Karl Cheng picture Karl Cheng · Oct 30, 2012 · Viewed 7.7k times · Source

I have been using Jsoup for parsing my HTML files and so far it does a great job. However, it's not able to parse any server tags ( <% ... %> ). I decided to extend it but I cannot find an easy way to extend its Parser and all those private/package level classes (i.e. TreeBuilder, TransitionState ... etc)...

So I started looking at Jericho as it claims it can parse server tags - however, its documentation is so poor that I cannot even get started easily. And seems like its API is not as friendly as what Jsoup provides - it's not that straight forward to extract some nodes and move it around ...

I wonder if anyone has the similar situation before and how you get it solved?
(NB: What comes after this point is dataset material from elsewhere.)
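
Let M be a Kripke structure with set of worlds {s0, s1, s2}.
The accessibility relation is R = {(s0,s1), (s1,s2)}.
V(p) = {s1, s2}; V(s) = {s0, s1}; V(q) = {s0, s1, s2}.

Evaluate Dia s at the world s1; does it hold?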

In short, I just want to parse JSP files in Java. (Well .. please don't ask me to implement one by myself ;p )

Answer

Karl Cheng picture Karl Cheng · Nov 6, 2012

Lastly I get a workaround: put server code block in a HTML comment block so that 1) server code can get executed correctly; 2) Jsoup can process the whole block as a HTML comment node without touching anything inside.

e.g.

<!--
<%@ page language="java" errorPage="/error.jsp" pageEncoding="UTF-8" contentType="text/html;charset=UTF-8" %>
<%@ page import="com.systemcrossed.groupbuystart.webapp.display.DisplayHelper" %>
<%@ page import="com.systemcrossed.groupbuystart.webapp.util.JsonUtil" %>
<%@ page import="org.apache.commons.lang.StringEscapeUtils" %>
<%@ include file="/_sys/pages/public/incl/jspCommon.jsp" %>
-->
<!--<%
    // Java code here
%>-->
<html>
<head>
    ... html stuff

It works well for me now! Hope ppl who got the same problem could get some help ! ;)